Over at 538, a team of researchers takes on the question of whether economists are biased. Given that economists are human beings, it would be pretty shocking if the answer turned out to be no, and sure enough, it's not. In fact, say the researchers, liberal economists tend to produce liberal results and conservative economists tend to produce conservative results. This is unsurprising, but oddly enough, I'm also not sure it's the real takeaway here. [...]
 What I see is a nearly flat regression line with a ton of variance. [...] If these results are actually true, then congratulations economists! You guys are pretty damn evenhanded. The most committed Austrians and the most extreme socialists are apparently producing numerical results that are only slightly different. If there's another field this side of nuclear physics that does better, I'd be surprised.

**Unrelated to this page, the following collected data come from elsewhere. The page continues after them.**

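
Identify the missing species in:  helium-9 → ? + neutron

Conserve mass number: 9 = A + 1, so A = 8.
Conserve atomic number: 2 = Z + 0, so Z = 2.
Z = 2 is helium, so the species is helium-8.

He-8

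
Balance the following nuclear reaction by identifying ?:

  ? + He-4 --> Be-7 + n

Conserve mass number: A + 4 = 7 + 1, so A = 4.
Conserve atomic number: Z + 2 = 4 + 0, so Z = 2.
A = 4 and Z = 2 is He-4 — an alpha particle.

alpha particle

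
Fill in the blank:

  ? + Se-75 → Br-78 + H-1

alpha particle

Conserve mass number: A + 75 = 78 + 1, so A = 4.
Conserve atomic number: Z + 34 = 35 + 1, so Z = 2.
A = 4 and Z = 2 is He-4 — an alpha particle.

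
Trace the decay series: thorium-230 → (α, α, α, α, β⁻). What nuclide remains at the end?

Bi-214

Start: (A, Z) = (230, 90).
After α: (226, 88).
After α: (222, 86).
After α: (218, 84).
After α: (214, 82).
After β⁻: (214, 83).
Z = 83 is bismuth.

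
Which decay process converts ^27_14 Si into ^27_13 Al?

ΔA = 27 − 27 = 0; ΔZ = 13 − 14 = -1.
A is unchanged and Z drops by 1 — a proton has become a neutron (β⁺ emission or electron capture).

beta-plus decay or electron capture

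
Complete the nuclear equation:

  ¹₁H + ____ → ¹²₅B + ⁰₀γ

Conserve mass number: 1 + A = 12 + 0, so A = 11.
Conserve atomic number: 1 + Z = 5 + 0, so Z = 4.
Z = 4 is beryllium, so the species is ¹¹₄Be.

Be-11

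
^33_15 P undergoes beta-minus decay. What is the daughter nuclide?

S-33

Beta-minus decay: mass number changes by +0, atomic number by +1.
A: 33 = 33; Z: 15 + 1 = 16.
Z = 16 is sulfur, so the daughter is ^33_16 S.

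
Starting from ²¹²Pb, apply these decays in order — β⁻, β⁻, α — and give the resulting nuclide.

Start: (A, Z) = (212, 82).
After β⁻: (212, 83).
After β⁻: (212, 84).
After α: (208, 82).
Z = 82 is lead.

Pb-208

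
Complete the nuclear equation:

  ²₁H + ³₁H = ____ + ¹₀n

Conserve mass number: 2 + 3 = A + 1, so A = 4.
Conserve atomic number: 1 + 1 = Z + 0, so Z = 2.
A = 4 and Z = 2 is ⁴₂He — an alpha particle.

He-4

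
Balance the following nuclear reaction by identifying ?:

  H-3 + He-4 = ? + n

Li-6

Conserve mass number: 3 + 4 = A + 1, so A = 6.
Conserve atomic number: 1 + 2 = Z + 0, so Z = 3.
Z = 3 is lithium, so the species is Li-6.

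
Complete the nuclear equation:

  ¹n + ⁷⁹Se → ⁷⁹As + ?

Conserve mass number: 1 + 79 = 79 + A, so A = 1.
Conserve atomic number: 0 + 34 = 33 + Z, so Z = 1.
A = 1 and Z = 1 is ¹H — a proton.

proton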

(I'll leave it to you to check out the regression line in question.)

Simply statistics's Jeff Leek has a different take.
I'm not sure the regression line says what they think it does, particularly if you pay attention to the variance around the line.

I don't know what Leek is getting at exactly; maybe we agree. What I see is a nearly flat line through a cloud of points. My take isn't that economists are unbiased. Rather, their bias is generally uncorrelated with their ideology. That's still a good thing, right? (Either way, I am not one for the philosophy of p < 0.05 means it's true and p > 0.05 means it's false.)

Here's what I've told other people: microeconomics is about as close to a science as you're going to get. It's a lot like studying predator prey systems in the wild. There's definitely stochastic variation, but the trends are pretty clear; not much to argue about. Macroeconomics, on the other hand is a lot trickier. It's not that macroeconomists are any less objective than microeconomists. Rather, measurement and causality are much trickier. In the resulting vacuum, there's room for different assumptions and philosophies. This is what macroeconomists debate about.

Nevertheless, my experience backs up a comment to Drum's article:
Economists generally avoid and form consensus in regard to fringe theories. 

Translation: the differences in philosophies between macroeconomists isn't as big as you'd think. And they're tiny compared to our political differences.